Solved – How to analyze the incoming email

text mining

I would like to analyze the email I receive in my Gmail inbox in order to systematically come up with effective Gmail filters for the most common types of email.

I am prepared to manually curate and classify a very large volume of emails (perhaps several 1000) to supply training data, if a machine learning strategy requires it.

What I am hoping to get from the analysis: You may be familiar with email management techniques such as Inbox Zero. Generally, they rely on triage of emails. Because I get a very large amount of irrelevant email (mailing lists which are mostly uninteresting, coworkers who unnecessarily CC unimportant email to everyone, emails which the sender thought I would want to read but was mistaken) triage takes too much time. Therefore, I want to see if statistical analysis of the text, type of attachment, sender and recipients can be used to automate triage of the "worst offender" classes of email.

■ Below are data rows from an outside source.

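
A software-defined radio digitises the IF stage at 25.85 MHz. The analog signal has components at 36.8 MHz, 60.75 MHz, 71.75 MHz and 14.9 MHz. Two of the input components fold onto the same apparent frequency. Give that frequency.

fs/2 = 12.925 MHz.
36.8 MHz mod fs = 10.95 MHz.
10.95 MHz ≤ fs/2 = 12.925 MHz, appears at 10.95 MHz.
60.75 MHz mod fs = 9.05 MHz.
9.05 MHz ≤ fs/2 = 12.925 MHz, appears at 9.05 MHz.
71.75 MHz mod fs = 20.05 MHz.
20.05 MHz > fs/2 = 12.925 MHz, folds to fs − 20.05 MHz = 5.8 MHz.
14.9 MHz > fs/2 = 12.925 MHz, folds to fs − 14.9 MHz = 10.95 MHz.
14.9 MHz and 36.8 MHz both map to 10.95 MHz.

10.95 MHz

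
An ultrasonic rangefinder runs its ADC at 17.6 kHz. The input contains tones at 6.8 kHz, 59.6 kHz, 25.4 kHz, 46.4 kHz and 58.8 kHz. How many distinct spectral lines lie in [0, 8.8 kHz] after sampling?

fs/2 = 8.8 kHz.
6.8 kHz ≤ fs/2 = 8.8 kHz, passes unchanged.
59.6 kHz mod fs = 6.8 kHz.
6.8 kHz ≤ fs/2 = 8.8 kHz, appears at 6.8 kHz.
25.4 kHz mod fs = 7.8 kHz.
7.8 kHz ≤ fs/2 = 8.8 kHz, appears at 7.8 kHz.
46.4 kHz mod fs = 11.2 kHz.
11.2 kHz > fs/2 = 8.8 kHz, folds to fs − 11.2 kHz = 6.4 kHz.
58.8 kHz mod fs = 6 kHz.
6 kHz ≤ fs/2 = 8.8 kHz, appears at 6 kHz.
Distinct values: {6 kHz, 6.4 kHz, 6.8 kHz, 7.8 kHz} → 4.

4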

Some examples of actual data I would like to get:

  • Word clouds for emails I consider important and/or urgent vs. email that I will ignore.
  • Bayesian rules such as "emails containing a hyperlink or attachment are more important than usual if coming from person X, but not more important if from person Y, and less important from person Z" (perhaps X is my boss who sends me important documents, while Z is a coworker who only ever uses attachments to share cat pictures)
  • A rule that could filter emails such as announcement lists, by checking if it contains an announcement I would like to see (based on keywords and/or scheduled time of announcement)

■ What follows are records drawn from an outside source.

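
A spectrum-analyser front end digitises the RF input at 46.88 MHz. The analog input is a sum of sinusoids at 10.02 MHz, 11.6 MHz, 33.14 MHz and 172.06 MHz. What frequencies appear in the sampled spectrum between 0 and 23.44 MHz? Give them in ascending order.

fs/2 = 23.44 MHz.
10.02 MHz ≤ fs/2 = 23.44 MHz, passes unchanged.
11.6 MHz ≤ fs/2 = 23.44 MHz, passes unchanged.
33.14 MHz > fs/2 = 23.44 MHz, folds to fs − 33.14 MHz = 13.74 MHz.
172.06 MHz mod fs = 31.42 MHz.
31.42 MHz > fs/2 = 23.44 MHz, folds to fs − 31.42 MHz = 15.46 MHz.
Distinct values: {10.02 MHz, 11.6 MHz, 13.74 MHz, 15.46 MHz}.

10.02 MHz, 11.6 MHz, 13.74 MHz, 15.46 MHz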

I know there is a wealth of know-how in the tech industry for statistical analysis of email. Google, for instance, already does almost what I want with their new inbox tabs feature. Unfortunately their implementation is too opaque and gives too little control to the user, so I would prefer to do my own.

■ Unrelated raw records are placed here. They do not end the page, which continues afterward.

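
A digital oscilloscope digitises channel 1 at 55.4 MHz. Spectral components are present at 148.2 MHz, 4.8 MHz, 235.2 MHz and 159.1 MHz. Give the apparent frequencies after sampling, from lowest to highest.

fs/2 = 27.7 MHz.
148.2 MHz mod fs = 37.4 MHz.
37.4 MHz > fs/2 = 27.7 MHz, folds to fs − 37.4 MHz = 18 MHz.
4.8 MHz ≤ fs/2 = 27.7 MHz, passes unchanged.
235.2 MHz mod fs = 13.6 MHz.
13.6 MHz ≤ fs/2 = 27.7 MHz, appears at 13.6 MHz.
159.1 MHz mod fs = 48.3 MHz.
48.3 MHz > fs/2 = 27.7 MHz, folds to fs − 48.3 MHz = 7.1 MHz.
Distinct values: {4.8 MHz, 7.1 MHz, 13.6 MHz, 18 MHz}.

4.8 MHz, 7.1 MHz, 13.6 MHz, 18 MHz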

How can I do this analysis? Can I use any existing tools, or must I program my own?

UPDATE: I have since realized that it is possible to simply use an email client like Thunderbird to download all of my Google email from the POP3 server. Then I can export these emails to some appropriate format from Thunderbird, and programmatically read the content of these files to access the key data, such as sender and body of each email.

The problem then reduces to a simpler (from a practical standpoint) problem of doing statistical analysis of text files (perhaps with certain attributes, if parameters besides the body text are to be regarded).

Best Answer

Naive Bayes Classifiers are very simple and surprisingly good at what you're talking about. SpamBayes is an open-source project you might be interested in, but Naive Bayes implementations exist in most languages.